In questa lotta si inserisce Felice, che torna al Rione Sanità per la malattia della madre (Aurora Quattrocchi) e che dopo la sua morte decide di restare per «la faticosa riconquista del passato perduto» (Rea), ripercorrendone i luoghi: una riconquista che Martone ci mostra anche col mettere, nel corso del film, progressivamente sempre più a fuoco lo sfondo delle vie in cui si muove il protagonista. Felice, da adolescente, era stato compagno di scippi di Oreste e poi si era ritrovato anche complice di un delitto, tanto da decidere di fuggire all’estero per lavorare con uno zio e cancellare perfino dalla memoria la sua vita precedente. Ex adepto dell’Ade, si è nel frattempo “costruito un’anima” (Rea); tutta la parte del film dedicata al rapporto con la madre ci dà la misura di quanto sia cambiato Felice, dal giovanile “darle cure”, ossia preoccupazioni, come lui stesso ripete più volte, al prendersene amorevolmente cura. Similmente rivelatrice di questo cambiamento è anche una scena, non presente nel romanzo, ambientata nel cimitero delle Fontanelle, luogo che compare anche in Viaggio in Italia. Qui Felice va per ottenere la grazia di avere un figlio, desiderio che aveva sempre represso a causa del suo passato oscuro, circostanza che nel film si intuisce, mentre è esplicitamente detta nel romanzo. Dal subire passivamente il peso della sua colpa, vediamo Felice passare ora a un attivo desiderio di riparazione: al cranio sfondato dell’uomo ucciso da Oreste con la sua complicità, si sostituisce ora il teschio di un’anima pezzentella, che Felice poggia delicatamente su di un cuscino e spolvera con il suo fazzoletto, seguendo il rituale della religiosità popolare. La metamorfosi è siglata dal suo avvicinamento a don Luigi – conosciuto in occasione del funerale della madre – e alla sua comunità.

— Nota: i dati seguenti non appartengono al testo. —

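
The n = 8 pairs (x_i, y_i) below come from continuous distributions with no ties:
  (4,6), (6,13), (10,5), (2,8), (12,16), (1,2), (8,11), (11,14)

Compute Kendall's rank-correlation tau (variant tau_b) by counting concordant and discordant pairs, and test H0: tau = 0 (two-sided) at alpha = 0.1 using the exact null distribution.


Step 1: Enumerate the 28 unordered pairs (i,j) with i<j and classify each by sign(x_j-x_i) * sign(y_j-y_i).
  (1,2):dx=+2,dy=+7->C; (1,3):dx=+6,dy=-1->D; (1,4):dx=-2,dy=+2->D; (1,5):dx=+8,dy=+10->C
  (1,6):dx=-3,dy=-4->C; (1,7):dx=+4,dy=+5->C; (1,8):dx=+7,dy=+8->C; (2,3):dx=+4,dy=-8->D
  (2,4):dx=-4,dy=-5->C; (2,5):dx=+6,dy=+3->C; (2,6):dx=-5,dy=-11->C; (2,7):dx=+2,dy=-2->D
  (2,8):dx=+5,dy=+1->C; (3,4):dx=-8,dy=+3->D; (3,5):dx=+2,dy=+11->C; (3,6):dx=-9,dy=-3->C
  (3,7):dx=-2,dy=+6->D; (3,8):dx=+1,dy=+9->C; (4,5):dx=+10,dy=+8->C; (4,6):dx=-1,dy=-6->C
  (4,7):dx=+6,dy=+3->C; (4,8):dx=+9,dy=+6->C; (5,6):dx=-11,dy=-14->C; (5,7):dx=-4,dy=-5->C
  (5,8):dx=-1,dy=-2->C; (6,7):dx=+7,dy=+9->C; (6,8):dx=+10,dy=+12->C; (7,8):dx=+3,dy=+3->C
Step 2: C = 22, D = 6, total pairs = 28.
Step 3: tau = (C - D)/(n(n-1)/2) = (22 - 6)/28 = 0.571429.
Step 4: Exact two-sided p-value (enumerate n! = 40320 permutations of y under H0): p = 0.061012.
Step 5: alpha = 0.1. reject H0.

tau_b = 0.5714 (C=22, D=6), p = 0.061012, reject H0.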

Felice, però, vorrebbe militare nell’esercito del Bene senza rinnegare completamente l’antico e profondo legame d’amicizia con Oreste e per questo insiste per incontrarlo. Tra Bene e Male, però, tertium non datur, e così Felice diventa una vittima predestinata. Ma quello che potrebbe sembrare il frutto dell’ingenuità del protagonista, è un’estrema forma di cura rivolta al passato, nuovamente presente attraverso i flash-back dei momenti felici vissuti con Oreste. Solo nei ricordi di Felice, infatti, vive ancora il barlume dell’umanità del Malommo, della potenzialità di un’altra vita che l’uno ha potuto avere, andandosene, e che all’altro è rimasta preclusa. E che lo sarà per sempre, dopo la morte di Felice proprio per sua mano.